La madre fue quien localizó al presunto asesino  en la ciudad de Fresnillo, Zacatecas, e infomó a las autoridades, quienes lo detuvieron el 16 de junio.

De acuerdo a lo dicho por Barranza, él victimó a su mujer y la dejó cerca de unas "marraneras" y la incineró.

ABSUELVEN A BARRANZA

El 1 de mayo  de este año tres jueces del nuevo sistema de justicia penal de Chihuahua absolvieron en un juicio oral a Sergio Barraza, homicida confeso de Rubí, por considerar la declaración insuficiente para demostrar su culpabilidad.

Se trató de los jueces Catalina Ochoa Contreras, presidenta; Netzahualcóyotl Zúñiga Vázquez, redactor, y Rafael Boudid, tercer integrante de la sala.

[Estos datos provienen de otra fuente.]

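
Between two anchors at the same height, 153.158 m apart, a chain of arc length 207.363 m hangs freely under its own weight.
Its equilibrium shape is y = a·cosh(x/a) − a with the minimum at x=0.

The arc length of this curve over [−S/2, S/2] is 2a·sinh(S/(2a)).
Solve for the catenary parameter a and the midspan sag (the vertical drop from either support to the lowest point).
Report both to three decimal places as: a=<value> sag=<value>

seed: a₀ = √(S³/(24(L−S))) = √(153.158³/(24·54.205)) = 52.551393
iter 1: u=1.457221  f(a)=+6.055e+00  f'(a)=-2.536e+00  a ← 52.551393 − (+6.055e+00/-2.536e+00) = 54.939401
iter 2: u=1.393881  f(a)=+4.372e-01  f'(a)=-2.181e+00  a ← 54.939401 − (+4.372e-01/-2.181e+00) = 55.139806
iter 3: u=1.388815  f(a)=+2.671e-03  f'(a)=-2.155e+00  a ← 55.139806 − (+2.671e-03/-2.155e+00) = 55.141046
iter 4: u=1.388784  f(a)=+1.011e-07  f'(a)=-2.155e+00  a ← 55.141046 − (+1.011e-07/-2.155e+00) = 55.141046
iter 5: u=1.388784  f(a)=-2.842e-14  f'(a)=-2.155e+00  a ← 55.141046 − (-2.842e-14/-2.155e+00) = 55.141046
converged: |Δa| < 1e-12 after 5 iterations
sag = a·(cosh(S/(2a)) − 1) = 55.141046·(cosh(1.388784) − 1) = 62.291439
T_max/T_min = cosh(S/(2a)) = 2.129675

a=55.141 sag=62.291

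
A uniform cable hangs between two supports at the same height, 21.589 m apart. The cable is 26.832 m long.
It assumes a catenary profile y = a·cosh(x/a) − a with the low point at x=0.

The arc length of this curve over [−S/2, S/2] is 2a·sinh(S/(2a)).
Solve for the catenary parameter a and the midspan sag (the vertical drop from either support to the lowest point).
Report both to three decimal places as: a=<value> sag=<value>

seed: a₀ = √(S³/(24(L−S))) = √(21.589³/(24·5.243)) = 8.942382
iter 1: u=1.207117  f(a)=+3.955e-01  f'(a)=-1.353e+00  a ← 8.942382 − (+3.955e-01/-1.353e+00) = 9.234786
iter 2: u=1.168895  f(a)=+2.023e-02  f'(a)=-1.217e+00  a ← 9.234786 − (+2.023e-02/-1.217e+00) = 9.251401
iter 3: u=1.166796  f(a)=+5.922e-05  f'(a)=-1.210e+00  a ← 9.251401 − (+5.922e-05/-1.210e+00) = 9.251450
iter 4: u=1.166790  f(a)=+5.109e-10  f'(a)=-1.210e+00  a ← 9.251450 − (+5.109e-10/-1.210e+00) = 9.251450
iter 5: u=1.166790  f(a)=+7.105e-15  f'(a)=-1.210e+00  a ← 9.251450 − (+7.105e-15/-1.210e+00) = 9.251450
converged: |Δa| < 1e-12 after 5 iterations
sag = a·(cosh(S/(2a)) − 1) = 9.251450·(cosh(1.166790) − 1) = 7.045126
T_max/T_min = cosh(S/(2a)) = 1.761516

a=9.251 sag=7.045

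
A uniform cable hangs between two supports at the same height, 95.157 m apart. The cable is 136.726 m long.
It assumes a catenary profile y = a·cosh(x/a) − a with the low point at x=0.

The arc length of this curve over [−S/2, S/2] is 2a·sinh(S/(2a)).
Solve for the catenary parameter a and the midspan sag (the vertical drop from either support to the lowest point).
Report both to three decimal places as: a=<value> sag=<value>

seed: a₀ = √(S³/(24(L−S))) = √(95.157³/(24·41.569)) = 29.388045
iter 1: u=1.618975  f(a)=+5.800e+00  f'(a)=-3.643e+00  a ← 29.388045 − (+5.800e+00/-3.643e+00) = 30.980105
iter 2: u=1.535776  f(a)=+5.047e-01  f'(a)=-3.035e+00  a ← 30.980105 − (+5.047e-01/-3.035e+00) = 31.146424
iter 3: u=1.527575  f(a)=+4.626e-03  f'(a)=-2.979e+00  a ← 31.146424 − (+4.626e-03/-2.979e+00) = 31.147976
iter 4: u=1.527499  f(a)=+3.964e-07  f'(a)=-2.979e+00  a ← 31.147976 − (+3.964e-07/-2.979e+00) = 31.147977
iter 5: u=1.527499  f(a)=-2.842e-14  f'(a)=-2.979e+00  a ← 31.147977 − (-2.842e-14/-2.979e+00) = 31.147977
converged: |Δa| < 1e-12 after 5 iterations
sag = a·(cosh(S/(2a)) − 1) = 31.147977·(cosh(1.527499) − 1) = 43.976561
T_max/T_min = cosh(S/(2a)) = 2.411859

a=31.148 sag=43.977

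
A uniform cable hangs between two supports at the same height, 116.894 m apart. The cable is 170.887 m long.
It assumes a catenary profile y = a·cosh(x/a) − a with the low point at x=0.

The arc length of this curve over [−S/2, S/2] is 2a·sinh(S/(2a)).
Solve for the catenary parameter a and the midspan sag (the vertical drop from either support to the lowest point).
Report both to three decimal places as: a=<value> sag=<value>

seed: a₀ = √(S³/(24(L−S))) = √(116.894³/(24·53.993)) = 35.108638
iter 1: u=1.664747  f(a)=+7.995e+00  f'(a)=-4.017e+00  a ← 35.108638 − (+7.995e+00/-4.017e+00) = 37.098904
iter 2: u=1.575437  f(a)=+7.302e-01  f'(a)=-3.314e+00  a ← 37.098904 − (+7.302e-01/-3.314e+00) = 37.319256
iter 3: u=1.566135  f(a)=+7.444e-03  f'(a)=-3.247e+00  a ← 37.319256 − (+7.444e-03/-3.247e+00) = 37.321549
iter 4: u=1.566039  f(a)=+7.910e-07  f'(a)=-3.246e+00  a ← 37.321549 − (+7.910e-07/-3.246e+00) = 37.321549
iter 5: u=1.566039  f(a)=+2.842e-14  f'(a)=-3.246e+00  a ← 37.321549 − (+2.842e-14/-3.246e+00) = 37.321549
converged: |Δa| < 1e-12 after 5 iterations
sag = a·(cosh(S/(2a)) − 1) = 37.321549·(cosh(1.566039) − 1) = 55.917336
T_max/T_min = cosh(S/(2a)) = 2.498259

a=37.322 sag=55.917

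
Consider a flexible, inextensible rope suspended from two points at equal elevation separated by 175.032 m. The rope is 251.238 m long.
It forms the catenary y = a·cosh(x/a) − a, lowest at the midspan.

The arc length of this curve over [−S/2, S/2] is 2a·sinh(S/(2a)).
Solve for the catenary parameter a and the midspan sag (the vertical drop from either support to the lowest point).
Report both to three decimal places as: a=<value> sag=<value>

a=57.380 sag=80.724

seed: a₀ = √(S³/(24(L−S))) = √(175.032³/(24·76.206)) = 54.147197
iter 1: u=1.616261  f(a)=+1.060e+01  f'(a)=-3.622e+00  a ← 54.147197 − (+1.060e+01/-3.622e+00) = 57.072505
iter 2: u=1.533418  f(a)=+9.193e-01  f'(a)=-3.019e+00  a ← 57.072505 − (+9.193e-01/-3.019e+00) = 57.377038
iter 3: u=1.525279  f(a)=+8.371e-03  f'(a)=-2.964e+00  a ← 57.377038 − (+8.371e-03/-2.964e+00) = 57.379863
iter 4: u=1.525204  f(a)=+7.081e-07  f'(a)=-2.963e+00  a ← 57.379863 − (+7.081e-07/-2.963e+00) = 57.379863
iter 5: u=1.525204  f(a)=+5.684e-14  f'(a)=-2.963e+00  a ← 57.379863 − (+5.684e-14/-2.963e+00) = 57.379863
converged: |Δa| < 1e-12 after 5 iterations
sag = a·(cosh(S/(2a)) − 1) = 57.379863·(cosh(1.525204) − 1) = 80.723656
T_max/T_min = cosh(S/(2a)) = 2.406829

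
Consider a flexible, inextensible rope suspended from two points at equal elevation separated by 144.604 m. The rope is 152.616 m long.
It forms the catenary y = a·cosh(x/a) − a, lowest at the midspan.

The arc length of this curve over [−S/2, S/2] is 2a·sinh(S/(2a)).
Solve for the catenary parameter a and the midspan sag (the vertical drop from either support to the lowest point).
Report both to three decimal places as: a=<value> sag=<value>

a=126.428 sag=21.244

seed: a₀ = √(S³/(24(L−S))) = √(144.604³/(24·8.012)) = 125.399085
iter 1: u=0.576575  f(a)=+1.342e-01  f'(a)=-1.321e-01  a ← 125.399085 − (+1.342e-01/-1.321e-01) = 126.415372
iter 2: u=0.571940  f(a)=+1.649e-03  f'(a)=-1.289e-01  a ← 126.415372 − (+1.649e-03/-1.289e-01) = 126.428172
iter 3: u=0.571882  f(a)=+2.559e-07  f'(a)=-1.288e-01  a ← 126.428172 − (+2.559e-07/-1.288e-01) = 126.428174
iter 4: u=0.571882  f(a)=+2.842e-14  f'(a)=-1.288e-01  a ← 126.428174 − (+2.842e-14/-1.288e-01) = 126.428174
converged: |Δa| < 1e-12 after 4 iterations
sag = a·(cosh(S/(2a)) − 1) = 126.428174·(cosh(0.571882) − 1) = 21.243740
T_max/T_min = cosh(S/(2a)) = 1.168030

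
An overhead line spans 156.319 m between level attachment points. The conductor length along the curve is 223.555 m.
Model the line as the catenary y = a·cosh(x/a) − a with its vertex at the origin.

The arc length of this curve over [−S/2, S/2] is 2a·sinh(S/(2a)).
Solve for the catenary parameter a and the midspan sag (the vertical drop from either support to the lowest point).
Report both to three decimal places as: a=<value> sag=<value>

seed: a₀ = √(S³/(24(L−S))) = √(156.319³/(24·67.236)) = 48.653165
iter 1: u=1.606463  f(a)=+9.229e+00  f'(a)=-3.546e+00  a ← 48.653165 − (+9.229e+00/-3.546e+00) = 51.255573
iter 2: u=1.524898  f(a)=+7.922e-01  f'(a)=-2.961e+00  a ← 51.255573 − (+7.922e-01/-2.961e+00) = 51.523082
iter 3: u=1.516980  f(a)=+7.048e-03  f'(a)=-2.909e+00  a ← 51.523082 − (+7.048e-03/-2.909e+00) = 51.525505
iter 4: u=1.516909  f(a)=+5.688e-07  f'(a)=-2.908e+00  a ← 51.525505 − (+5.688e-07/-2.908e+00) = 51.525505
iter 5: u=1.516909  f(a)=+2.842e-14  f'(a)=-2.908e+00  a ← 51.525505 − (+2.842e-14/-2.908e+00) = 51.525505
converged: |Δa| < 1e-12 after 5 iterations
sag = a·(cosh(S/(2a)) − 1) = 51.525505·(cosh(1.516909) − 1) = 71.556123
T_max/T_min = cosh(S/(2a)) = 2.388751

a=51.526 sag=71.556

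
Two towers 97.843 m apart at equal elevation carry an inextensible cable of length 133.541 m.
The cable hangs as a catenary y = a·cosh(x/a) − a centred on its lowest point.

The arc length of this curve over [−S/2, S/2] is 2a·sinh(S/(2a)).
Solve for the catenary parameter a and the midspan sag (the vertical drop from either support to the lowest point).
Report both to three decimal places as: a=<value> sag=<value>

a=34.741 sag=40.527

seed: a₀ = √(S³/(24(L−S))) = √(97.843³/(24·35.698)) = 33.064890
iter 1: u=1.479560  f(a)=+4.117e+00  f'(a)=-2.670e+00  a ← 33.064890 − (+4.117e+00/-2.670e+00) = 34.606690
iter 2: u=1.413643  f(a)=+3.055e-01  f'(a)=-2.288e+00  a ← 34.606690 − (+3.055e-01/-2.288e+00) = 34.740236
iter 3: u=1.408209  f(a)=+1.980e-03  f'(a)=-2.258e+00  a ← 34.740236 − (+1.980e-03/-2.258e+00) = 34.741113
iter 4: u=1.408173  f(a)=+8.435e-08  f'(a)=-2.258e+00  a ← 34.741113 − (+8.435e-08/-2.258e+00) = 34.741113
iter 5: u=1.408173  f(a)=+0.000e+00  f'(a)=-2.258e+00  a ← 34.741113 − (+0.000e+00/-2.258e+00) = 34.741113
converged: |Δa| < 1e-12 after 5 iterations
sag = a·(cosh(S/(2a)) − 1) = 34.741113·(cosh(1.408173) − 1) = 40.526706
T_max/T_min = cosh(S/(2a)) = 2.166534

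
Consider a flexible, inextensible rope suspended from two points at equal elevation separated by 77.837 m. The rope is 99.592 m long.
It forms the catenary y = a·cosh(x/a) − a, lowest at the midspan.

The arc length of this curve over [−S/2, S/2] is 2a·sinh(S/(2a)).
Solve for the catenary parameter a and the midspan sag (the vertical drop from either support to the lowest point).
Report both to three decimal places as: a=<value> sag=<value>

seed: a₀ = √(S³/(24(L−S))) = √(77.837³/(24·21.755)) = 30.053425
iter 1: u=1.294977  f(a)=+1.899e+00  f'(a)=-1.706e+00  a ← 30.053425 − (+1.899e+00/-1.706e+00) = 31.166665
iter 2: u=1.248722  f(a)=+1.106e-01  f'(a)=-1.512e+00  a ← 31.166665 − (+1.106e-01/-1.512e+00) = 31.239805
iter 3: u=1.245798  f(a)=+4.266e-04  f'(a)=-1.500e+00  a ← 31.239805 − (+4.266e-04/-1.500e+00) = 31.240089
iter 4: u=1.245787  f(a)=+6.401e-09  f'(a)=-1.500e+00  a ← 31.240089 − (+6.401e-09/-1.500e+00) = 31.240089
iter 5: u=1.245787  f(a)=+0.000e+00  f'(a)=-1.500e+00  a ← 31.240089 − (+0.000e+00/-1.500e+00) = 31.240089
converged: |Δa| < 1e-12 after 5 iterations
sag = a·(cosh(S/(2a)) − 1) = 31.240089·(cosh(1.245787) − 1) = 27.544133
T_max/T_min = cosh(S/(2a)) = 1.881692

a=31.240 sag=27.544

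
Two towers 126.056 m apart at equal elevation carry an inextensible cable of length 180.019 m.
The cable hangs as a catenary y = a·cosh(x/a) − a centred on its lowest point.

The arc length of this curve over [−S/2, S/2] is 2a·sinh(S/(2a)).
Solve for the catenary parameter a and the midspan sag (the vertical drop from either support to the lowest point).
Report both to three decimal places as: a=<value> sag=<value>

seed: a₀ = √(S³/(24(L−S))) = √(126.056³/(24·53.963)) = 39.327073
iter 1: u=1.602662  f(a)=+7.370e+00  f'(a)=-3.517e+00  a ← 39.327073 − (+7.370e+00/-3.517e+00) = 41.422467
iter 2: u=1.521590  f(a)=+6.300e-01  f'(a)=-2.939e+00  a ← 41.422467 − (+6.300e-01/-2.939e+00) = 41.636799
iter 3: u=1.513757  f(a)=+5.554e-03  f'(a)=-2.888e+00  a ← 41.636799 − (+5.554e-03/-2.888e+00) = 41.638722
iter 4: u=1.513687  f(a)=+4.401e-07  f'(a)=-2.887e+00  a ← 41.638722 − (+4.401e-07/-2.887e+00) = 41.638722
iter 5: u=1.513687  f(a)=-2.842e-14  f'(a)=-2.887e+00  a ← 41.638722 − (-2.842e-14/-2.887e+00) = 41.638722
converged: |Δa| < 1e-12 after 5 iterations
sag = a·(cosh(S/(2a)) − 1) = 41.638722·(cosh(1.513687) − 1) = 57.535333
T_max/T_min = cosh(S/(2a)) = 2.381775

a=41.639 sag=57.535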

Así mismo, la familia reunió y aportó pruebas y testimonios sobre la agresión de Barraza contra la menor.

"Los jueces no quieren hacer válida la confesión de este asesino porque no la hizo durante el juicio oral, sin embargo, existen muchos testigos declarados que afirman que fue él quien la mató y así lo confesó días después de cometer el asesinato"

En el proceso, Barraza estuvo en prisión durante un año en espera del juicio y pidió perdón a Escobedo por el daño provocado por la muerte de su hija.

Después de la resolución, Marisela Escobedo declaró que los jueces tenían suficiente material para dar la pena máxima al homicida; sin embargo con la sentencia de libertad "se pone en evidencia la ineficacia de los magistrados".

"Es igual a que me hubieran matado dos veces a mi hija", manifestó la madre en ese momento.

La semana pasada Escobedo declaró a El Diario de Juárez que familiares de Barraza, asesino de su hija, la amenazaron a causa de las investigaciones que realizaba sobre el caso.